Или же он может посчитать, что человек – сам творец своей судьбы, что у него есть свободная воля на уровне самых глубинных источников решений и действий, и что он может поменять в своей жизни всё! Прикладник может исходить только из этой установки, иначе вся его работа теряет смысл. И как ни удивительно, эта крайняя убежденность в своей дееспособности, в дееспособности человека, рождается из крайнего идеализма Канта, который должен был бы быть примером потусторонности и неотмирности…
Далее Кант обосновывает возможность свободной причинности и дает понятие «мотива», то есть побуждения к действию в совершенно неподходящем для прикладника месте – в главе о космологической идее свободы. Умные психологи знают: в таких местах рыбы нет! И не ищут. Однако не погнушаемся кусочком хорошего, хоть и непростого, философского рассуждения…
«Закон природы гласит, что все происходящее имеет причину, что каузальность этой причины, то есть действие, предшествуя во времени и в отношении возникшего во времени результата, сама не могла существовать всегда, а должна быть произошедшим событием, и потому она также имеет свою причину среди явлений, которой она определяется, и, следовательно, все события эмпирически определены в некотором естественном порядке; этот закон, лишь благодаря которому явления составляют некую природу и делаются предметами опыта, есть рассудочный закон, ни под каким видом не допускающий отклонений или исключений…» (Там же, с.332).

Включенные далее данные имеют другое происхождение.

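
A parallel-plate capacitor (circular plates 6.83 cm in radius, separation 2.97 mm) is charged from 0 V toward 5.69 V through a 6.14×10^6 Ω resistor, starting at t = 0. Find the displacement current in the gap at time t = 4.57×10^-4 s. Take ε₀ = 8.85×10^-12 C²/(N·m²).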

Что значит рассудочный закон? Это не что-то от ума, и даже не нечто, что мы увидели, созерцая природу. Это то, как ощущает мой рассудок, точнее, как ощущаю я, когда пытаюсь думать о причинности. Я, быть может, и не прав, но мое сознание знает: у того, что произошло, должна быть причина! И баста!

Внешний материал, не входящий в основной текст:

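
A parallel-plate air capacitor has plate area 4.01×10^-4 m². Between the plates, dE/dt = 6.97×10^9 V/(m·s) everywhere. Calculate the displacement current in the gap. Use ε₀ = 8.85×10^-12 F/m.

2.47×10^-5 A

The displacement current is ε₀ times dΦ_E/dt = ε₀ A dE/dt = (8.85×10^-12)(4.01×10^-4)(6.97×10^9) = 2.47×10^-5 A.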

Откуда во мне взялась такая убежденность? Возможно, из опыта, из бесконечного повторения наблюдений над тем, как происходят события в действительности. Просто произошло накопление наблюдений и перешло в качественный скачок, родивший не осознанное мною понятие о причине. И теперь, поскольку я не осознаю это понятие, но владею им, мне кажется, что это закон природы.
Но возможно и другое, дополнительно к этому: я могу осознавать самого себя, свое сознание, состояние своей души как некую среду, которая не предполагает своего существования без причины, без чего-то, что вызывает в ней движения. Я просто знаю по собственному опыту, что не смогу начать ни одного движения сознания, если не будет какой-то причины, потому что сознание стремится к покою. И это тоже из опыта, но из опыта наблюдений над тем, что предшествует самому опыту.
Конечно, я не сразу понимаю, что устроен так, что мне нужно нечто, что явится толчком для действий, конечно, я прихожу к этому осознанию через опыт самосозерцания, причем в быту, во множестве самых обычных дел. Но опыт тут – не более чем прибор, нечто добавленное ко мне. Само такое устройство моей природы существует до него, оно приходит со мной, как данность, и можно сказать, как впечатанная в природу души идея. Одна из тех самых врожденных идей, о которых говорил Декарт и с существованием которых спорил Локк.
Кант движется от чистого разума в сторону практического, то есть к объяснению нашего поведения и нравственности. И суть его рассуждения сводится к вопросу, который задавали некоторые из хороших психологов: можем ли мы надеяться, что психология станет точной наукой, а прикладник сумеет решать психологические задачи с не меньшей уверенностью, чем математические или физические. Вот что обосновывает Кант через понятие воли и закон причинности.
«Следовательно, все действия естественных причин во временной последовательности сами в свою очередь суть результаты, которые точно так же предполагают причины во временном ряду. От причинной связи явлений нельзя ожидать первоначального действия, благодаря которому происходит нечто такое, чего не было бы раньше» (Там же, с.333).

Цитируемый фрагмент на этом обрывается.